309 equal divisions of the octave (abbreviated 309edo or 309ed2), also called 309-tone equal temperament (309tet) or 309 equal temperament (309et) when viewed under a regular temperament perspective, is the tuning system that divides the octave into 309 equal parts of about 3.88 ¢ each. Each step represents a frequency ratio of 2^1/309, or the 309th root of 2.

Theory

309edo is inconsistent to the 5-odd-limit, with four possible mappings in the 7-limit:

• ⟨309 490 717 867] (patent val)
• ⟨309 490 718 867] (309c)
• ⟨309 490 717 868] (309d)
• ⟨309 490 718 868] (309cd)

Using the patent val, it tempers out 5120/5103, 117649/116640, 390625/387072, 537824/531441, 823543/819200 and 1953125/1928934 in the 7-limit. Using the 309c val, it tempers out 4375/4374, 153664/151875, 395136/390625, 537824/531441, 2100875/2097152 and 5250987/5242880 in the 7-limit. Using the 309d val, it tempers out 2109375/2097152 in the 5-limit; 4000/3969, 420175/419904, 829440/823543, 1071875/1062882 and 9765625/9633792 in the 7-limit. Using the 309cd val, it tempers out 67108864/66430125 in the 5-limit; 3136/3125, 5120/5103, 250047/250000, 458752/455625, 49009212/48828125 and 725594112/720600125 in the 7-limit. It supports misty. Note that the 309b val ⟨309 489 717 867] (309b) is enfactored 103edo.
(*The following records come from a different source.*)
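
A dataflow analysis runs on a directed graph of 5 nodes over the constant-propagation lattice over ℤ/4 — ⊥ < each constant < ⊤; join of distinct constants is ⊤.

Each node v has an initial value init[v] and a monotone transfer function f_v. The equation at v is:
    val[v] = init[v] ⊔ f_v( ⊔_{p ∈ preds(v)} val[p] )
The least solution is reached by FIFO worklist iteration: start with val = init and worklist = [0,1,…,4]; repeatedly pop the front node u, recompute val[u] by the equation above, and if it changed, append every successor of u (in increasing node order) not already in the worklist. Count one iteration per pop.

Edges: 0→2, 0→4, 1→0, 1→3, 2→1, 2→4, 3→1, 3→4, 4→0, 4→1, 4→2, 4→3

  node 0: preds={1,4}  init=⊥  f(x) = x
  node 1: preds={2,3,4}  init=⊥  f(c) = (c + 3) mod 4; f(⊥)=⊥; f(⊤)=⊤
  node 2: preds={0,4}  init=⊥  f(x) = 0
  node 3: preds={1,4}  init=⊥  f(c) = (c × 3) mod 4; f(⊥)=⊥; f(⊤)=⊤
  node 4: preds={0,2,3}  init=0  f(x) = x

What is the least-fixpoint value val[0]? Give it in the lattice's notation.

Trace (11 dequeues):
  [1] u=0 | in 0 | out 0 | prev ⊥ | push {}
  [2] u=1 | in 0 | out 3 | prev ⊥ | push {0}
  [3] u=2 | in 0 | out 0 | prev ⊥ | push {1}
  [4] u=3 | in ⊤ | out ⊤ | prev ⊥ | push {}
  [5] u=4 | in ⊤ | out ⊤ | prev 0 | push {2,3}
  [6] u=0 | in ⊤ | out ⊤ | prev 0 | push {4}
  [7] u=1 | in ⊤ | out ⊤ | prev 3 | push {0}
  [8] u=2 | in ⊤ | out 0 | ==
  [9] u=3 | in ⊤ | out ⊤ | ==
  [10] u=4 | in ⊤ | out ⊤ | ==
  [11] u=0 | in ⊤ | out ⊤ | ==

Converged values:
  [0] ⊤
  [1] ⊤
  [2] 0
  [3] ⊤
  [4] ⊤

⊤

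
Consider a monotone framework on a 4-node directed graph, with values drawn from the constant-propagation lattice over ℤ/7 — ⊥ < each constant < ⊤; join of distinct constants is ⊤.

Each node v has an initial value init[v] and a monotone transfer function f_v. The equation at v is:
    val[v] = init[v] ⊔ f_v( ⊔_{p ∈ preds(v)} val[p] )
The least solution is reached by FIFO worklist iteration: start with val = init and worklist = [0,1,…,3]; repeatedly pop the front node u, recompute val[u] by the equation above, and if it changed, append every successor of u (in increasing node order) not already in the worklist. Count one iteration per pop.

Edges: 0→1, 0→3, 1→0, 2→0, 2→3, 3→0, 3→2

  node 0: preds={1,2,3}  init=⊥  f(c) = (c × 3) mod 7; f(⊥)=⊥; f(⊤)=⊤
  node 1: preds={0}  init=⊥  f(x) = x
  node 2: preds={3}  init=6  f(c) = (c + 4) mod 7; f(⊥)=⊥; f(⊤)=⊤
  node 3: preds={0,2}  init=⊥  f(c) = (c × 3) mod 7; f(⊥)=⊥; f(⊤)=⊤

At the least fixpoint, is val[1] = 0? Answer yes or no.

Iteration log — 9 steps:
  step 1. node 0  ⊔preds=6  new=4  old=⊥  +wl: 
  step 2. node 1  ⊔preds=4  new=4  old=⊥  +wl: 0
  step 3. node 2  ⊔preds=⊥  new=6  stable
  step 4. node 3  ⊔preds=⊤  new=⊤  old=⊥  +wl: 2
  step 5. node 0  ⊔preds=⊤  new=⊤  old=4  +wl: 1,3
  step 6. node 2  ⊔preds=⊤  new=⊤  old=6  +wl: 0
  step 7. node 1  ⊔preds=⊤  new=⊤  old=4  +wl: 
  step 8. node 3  ⊔preds=⊤  new=⊤  stable
  step 9. node 0  ⊔preds=⊤  new=⊤  stable

Least fixpoint reached:
  node 0: ⊤
  node 1: ⊤
  node 2: ⊤
  node 3: ⊤

no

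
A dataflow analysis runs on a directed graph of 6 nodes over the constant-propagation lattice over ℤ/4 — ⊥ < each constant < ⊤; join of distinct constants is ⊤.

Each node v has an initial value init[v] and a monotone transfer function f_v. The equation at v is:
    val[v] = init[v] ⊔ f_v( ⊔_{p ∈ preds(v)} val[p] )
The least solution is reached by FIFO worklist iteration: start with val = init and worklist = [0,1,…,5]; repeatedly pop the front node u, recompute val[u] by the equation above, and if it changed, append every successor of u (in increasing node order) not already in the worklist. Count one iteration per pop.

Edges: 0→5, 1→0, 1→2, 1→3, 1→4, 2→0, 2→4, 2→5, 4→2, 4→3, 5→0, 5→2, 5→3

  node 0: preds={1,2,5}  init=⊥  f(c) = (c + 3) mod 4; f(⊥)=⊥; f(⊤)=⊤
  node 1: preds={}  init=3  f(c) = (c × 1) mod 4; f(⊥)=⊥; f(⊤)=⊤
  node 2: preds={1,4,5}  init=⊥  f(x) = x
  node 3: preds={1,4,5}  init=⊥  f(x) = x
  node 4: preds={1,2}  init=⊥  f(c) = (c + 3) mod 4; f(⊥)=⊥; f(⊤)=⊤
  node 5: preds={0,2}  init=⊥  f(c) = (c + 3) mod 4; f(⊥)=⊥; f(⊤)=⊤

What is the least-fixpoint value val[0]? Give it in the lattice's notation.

Worklist (14 pops):
  #1 pop 0: in=3 → 2 (was ⊥); enqueue []
  #2 pop 1: in=⊥ → 3 (no change)
  #3 pop 2: in=3 → 3 (was ⊥); enqueue [0]
  #4 pop 3: in=3 → 3 (was ⊥); enqueue []
  #5 pop 4: in=3 → 2 (was ⊥); enqueue [2,3]
  #6 pop 5: in=⊤ → ⊤ (was ⊥); enqueue []
  #7 pop 0: in=⊤ → ⊤ (was 2); enqueue [5]
  #8 pop 2: in=⊤ → ⊤ (was 3); enqueue [0,4]
  #9 pop 3: in=⊤ → ⊤ (was 3); enqueue []
  #10 pop 5: in=⊤ → ⊤ (no change)
  #11 pop 0: in=⊤ → ⊤ (no change)
  #12 pop 4: in=⊤ → ⊤ (was 2); enqueue [2,3]
  #13 pop 2: in=⊤ → ⊤ (no change)
  #14 pop 3: in=⊤ → ⊤ (no change)

Fixpoint:
  val[0] = ⊤
  val[1] = 3
  val[2] = ⊤
  val[3] = ⊤
  val[4] = ⊤
  val[5] = ⊤

⊤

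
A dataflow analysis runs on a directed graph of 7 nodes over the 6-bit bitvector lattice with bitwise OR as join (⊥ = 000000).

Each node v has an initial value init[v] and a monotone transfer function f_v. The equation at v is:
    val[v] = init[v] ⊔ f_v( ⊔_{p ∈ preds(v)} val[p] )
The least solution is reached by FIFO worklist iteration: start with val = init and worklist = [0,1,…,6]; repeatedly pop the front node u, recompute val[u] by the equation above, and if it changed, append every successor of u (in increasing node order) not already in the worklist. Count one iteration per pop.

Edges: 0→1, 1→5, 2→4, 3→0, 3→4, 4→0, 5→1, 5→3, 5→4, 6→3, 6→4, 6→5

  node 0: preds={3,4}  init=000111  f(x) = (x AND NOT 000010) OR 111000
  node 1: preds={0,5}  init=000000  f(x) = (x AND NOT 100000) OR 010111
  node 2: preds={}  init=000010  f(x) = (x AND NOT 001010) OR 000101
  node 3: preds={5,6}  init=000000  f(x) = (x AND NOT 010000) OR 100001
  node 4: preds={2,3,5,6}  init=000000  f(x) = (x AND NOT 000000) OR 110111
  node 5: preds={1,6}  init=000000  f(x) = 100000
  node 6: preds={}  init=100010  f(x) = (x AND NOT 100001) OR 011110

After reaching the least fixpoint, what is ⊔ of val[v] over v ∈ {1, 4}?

Iteration log — 13 steps:
  step 1. node 0  ⊔preds=000000  new=111111  old=000111  +wl: 
  step 2. node 1  ⊔preds=111111  new=011111  old=000000  +wl: 
  step 3. node 2  ⊔preds=000000  new=000111  old=000010  +wl: 
  step 4. node 3  ⊔preds=100010  new=100011  old=000000  +wl: 0
  step 5. node 4  ⊔preds=100111  new=110111  old=000000  +wl: 
  step 6. node 5  ⊔preds=111111  new=100000  old=000000  +wl: 1,3,4
  step 7. node 6  ⊔preds=000000  new=111110  old=100010  +wl: 5
  step 8. node 0  ⊔preds=110111  new=111111  stable
  step 9. node 1  ⊔preds=111111  new=011111  stable
  step 10. node 3  ⊔preds=111110  new=101111  old=100011  +wl: 0
  step 11. node 4  ⊔preds=111111  new=111111  old=110111  +wl: 
  step 12. node 5  ⊔preds=111111  new=100000  stable
  step 13. node 0  ⊔preds=111111  new=111111  stable

Least fixpoint reached:
  node 0: 111111
  node 1: 011111
  node 2: 000111
  node 3: 101111
  node 4: 111111
  node 5: 100000
  node 6: 111110

111111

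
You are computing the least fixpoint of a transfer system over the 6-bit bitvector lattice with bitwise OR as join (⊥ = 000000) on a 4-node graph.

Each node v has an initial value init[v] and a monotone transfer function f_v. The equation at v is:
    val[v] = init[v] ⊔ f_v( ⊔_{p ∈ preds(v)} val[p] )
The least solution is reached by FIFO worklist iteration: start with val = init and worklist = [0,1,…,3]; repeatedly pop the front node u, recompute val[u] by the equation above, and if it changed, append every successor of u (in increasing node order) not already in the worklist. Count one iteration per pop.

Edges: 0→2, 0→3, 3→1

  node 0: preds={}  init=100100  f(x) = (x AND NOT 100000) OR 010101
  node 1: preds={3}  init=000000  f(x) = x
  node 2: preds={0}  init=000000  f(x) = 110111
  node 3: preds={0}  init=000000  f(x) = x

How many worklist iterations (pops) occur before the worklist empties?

5

Trace (5 dequeues):
  [1] u=0 | in 000000 | out 110101 | prev 100100 | push {}
  [2] u=1 | in 000000 | out 000000 | ==
  [3] u=2 | in 110101 | out 110111 | prev 000000 | push {}
  [4] u=3 | in 110101 | out 110101 | prev 000000 | push {1}
  [5] u=1 | in 110101 | out 110101 | prev 000000 | push {}

Converged values:
  [0] 110101
  [1] 110101
  [2] 110111
  [3] 110101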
This system is quite accurate in the 2.81.45.63.11.117.17 (or alternatively 2.81.5/9.7/9.11.13/9.17) subgroup, with the same tuning and commas as 1236edo.

Prime harmonics

Subsets and supersets

309 factors into prime as 3 × 103, so 309edo has 3edo and 103edo as its subset edos. 1236edo, which quadruples it, gives a good correction to the harmonics 3, 5, 7, and 13.